Stuckeys Bewerbung für Rödl
Begibt man sich auf die Suche nach dem Erfolgsgeheimnis der im Sommer auf zehn Positionen neu zusammengestellten Mannschaft, wird vor allem auf den mannschaftlichen Zusammenhalt verwiesen. „Die Teamchemie ist einfach super, wir glauben immer an uns. Selbst an freien Tagen, an denen man manchmal ja froh ist, keinen zu sehen, unternehmen wir etwas zusammen“, sagte etwa Maurice Stuckey, der gegen die Schwaben einmal mehr ein Bewerbungsschreiben für die Ende November anstehenden EM-Qualifikationsspiele der deutschen Nationalmannschaft ablieferte: Zehn Punkte, sechs Korbvorlagen und vier Rebounds standen am Ende für den Publikumsliebling auf dem Statistikbogen. „In der Form ist Moe definitiv ein Kandidat für Bundestrainer Hendrik Rödl“, ist sich Liebler sicher.
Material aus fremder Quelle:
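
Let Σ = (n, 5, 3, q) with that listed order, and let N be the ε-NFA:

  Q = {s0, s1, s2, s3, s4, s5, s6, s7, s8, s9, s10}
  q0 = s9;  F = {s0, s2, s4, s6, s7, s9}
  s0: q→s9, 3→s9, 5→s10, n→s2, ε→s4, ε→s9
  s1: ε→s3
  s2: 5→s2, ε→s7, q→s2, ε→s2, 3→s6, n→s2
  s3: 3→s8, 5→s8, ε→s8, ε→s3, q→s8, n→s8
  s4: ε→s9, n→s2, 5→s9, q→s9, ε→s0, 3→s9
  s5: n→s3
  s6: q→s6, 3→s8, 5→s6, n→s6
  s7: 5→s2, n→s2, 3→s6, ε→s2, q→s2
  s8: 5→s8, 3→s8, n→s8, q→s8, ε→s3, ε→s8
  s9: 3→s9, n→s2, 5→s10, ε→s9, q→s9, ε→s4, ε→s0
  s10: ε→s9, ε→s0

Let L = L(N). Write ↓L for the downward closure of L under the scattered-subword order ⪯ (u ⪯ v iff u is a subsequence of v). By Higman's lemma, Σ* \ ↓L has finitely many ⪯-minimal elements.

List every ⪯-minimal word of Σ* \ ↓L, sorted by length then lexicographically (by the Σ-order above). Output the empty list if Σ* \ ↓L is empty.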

Auch für Bauermann ist das gute Klima innerhalb der Mannschaft der Garant der gegenwärtigen Erfolgsserie. Selbstverständlich, das betont der Headcoach, sei dies nicht. Gerade durch die Verpflichtung von Nationalmannschaftskapitän Robin Benzing kurz vor Rundenbeginn habe sich die Hackordnung im Team noch mal verschoben – zulasten der ausländischen Korbjäger, die ihre Rolle neu finden und definieren mussten. „Darüber kannst du stundenlang erzählen, am Ende aber braucht es die Bereitschaft der Spieler, dies auch zu akzeptieren. Es ist eine der Stärken dieser Mannschaft, dass sich jeder voll reinhängt, keiner beleidigt ist oder das Köpfchen hängen lässt“, sagt Bauermann, der gegen Tübingen mit Stuckey, dem seit Saisonbeginn überragenden Benzing und dem sich stetig steigernden Kratzer erneut drei Deutsche in die Startformation beorderte.
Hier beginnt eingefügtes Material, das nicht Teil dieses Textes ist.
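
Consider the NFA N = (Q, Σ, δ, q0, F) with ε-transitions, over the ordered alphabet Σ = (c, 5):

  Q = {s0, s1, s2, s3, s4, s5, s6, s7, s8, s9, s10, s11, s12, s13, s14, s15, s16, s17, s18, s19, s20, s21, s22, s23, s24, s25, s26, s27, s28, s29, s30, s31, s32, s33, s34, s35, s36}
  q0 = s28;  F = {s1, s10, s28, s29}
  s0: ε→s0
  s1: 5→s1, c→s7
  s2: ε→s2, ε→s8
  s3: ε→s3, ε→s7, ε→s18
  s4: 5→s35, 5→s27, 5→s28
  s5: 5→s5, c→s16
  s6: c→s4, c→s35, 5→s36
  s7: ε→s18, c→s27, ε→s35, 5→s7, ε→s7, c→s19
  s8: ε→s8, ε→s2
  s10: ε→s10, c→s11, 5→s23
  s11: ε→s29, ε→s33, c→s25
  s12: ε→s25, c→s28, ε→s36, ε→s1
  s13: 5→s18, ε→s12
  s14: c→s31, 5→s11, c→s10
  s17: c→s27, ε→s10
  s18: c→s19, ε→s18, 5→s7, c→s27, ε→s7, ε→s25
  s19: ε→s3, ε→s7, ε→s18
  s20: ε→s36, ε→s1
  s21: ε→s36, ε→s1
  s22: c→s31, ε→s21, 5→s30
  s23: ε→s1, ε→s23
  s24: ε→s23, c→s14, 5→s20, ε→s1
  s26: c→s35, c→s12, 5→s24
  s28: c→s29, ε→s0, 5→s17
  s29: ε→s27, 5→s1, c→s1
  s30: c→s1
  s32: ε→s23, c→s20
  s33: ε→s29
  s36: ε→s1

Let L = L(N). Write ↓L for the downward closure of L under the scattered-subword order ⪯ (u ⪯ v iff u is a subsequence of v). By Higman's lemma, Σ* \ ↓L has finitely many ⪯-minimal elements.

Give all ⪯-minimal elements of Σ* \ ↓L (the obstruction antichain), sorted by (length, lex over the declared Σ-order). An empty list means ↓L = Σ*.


|Q|=37, |F|=4, |δ|=77 (39 ε).
min D↑ (5 st, q0=0, F={4}): 0:c→1,5→2 1:c→3,5→3 2:c→1,5→3 3:c→4,5→3 4:c→4,5→4 (ε-aug+det+¬).
'ccc': |S_i|=[16, 11, 8, 7] end={s18,s19,s25,s27,s3,s35,s7} ∉↓L; 3/3 single-dels accept.
'c5c': run [16, 11, 8, 7] end={s18,s19,s25,s27,s3,s35,s7} ∉↓L; 3/3 del acc.
'55c': |S_i|=[16, 14, 9, 7] end={s18,s19,s25,s27,s3,s35,s7} ∉↓L; 3/3 single-dels accept.
3 words, ⪯-incomp.

min(Σ*\↓L) = [ccc, c5c, 55c].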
Rechnet man den derzeit mit einer Knieverletzung fehlenden Kapitän Kresimir Loncar hinzu, der ebenfalls über einen deutschen Pass verfügt und bislang im Schnitt 15,5 Punkte pro Partie erzielte, gibt es in der Liga derzeit wohl kaum einen Klub mit derart vielen einheimischen Leistungsträgern – sicher ein weiterer Grund für den aktuellen Höhenflug der Baskets, den sie möglichst am Samstag in Braunschweig (18 Uhr, Volkswagenhalle, Liveticker auf mainpost.de) fortsetzen wollen. „Wir fahren dahin, um zu gewinnen“, sagt Kratzer mit dem Selbstbewusstsein eines Tabellenführers.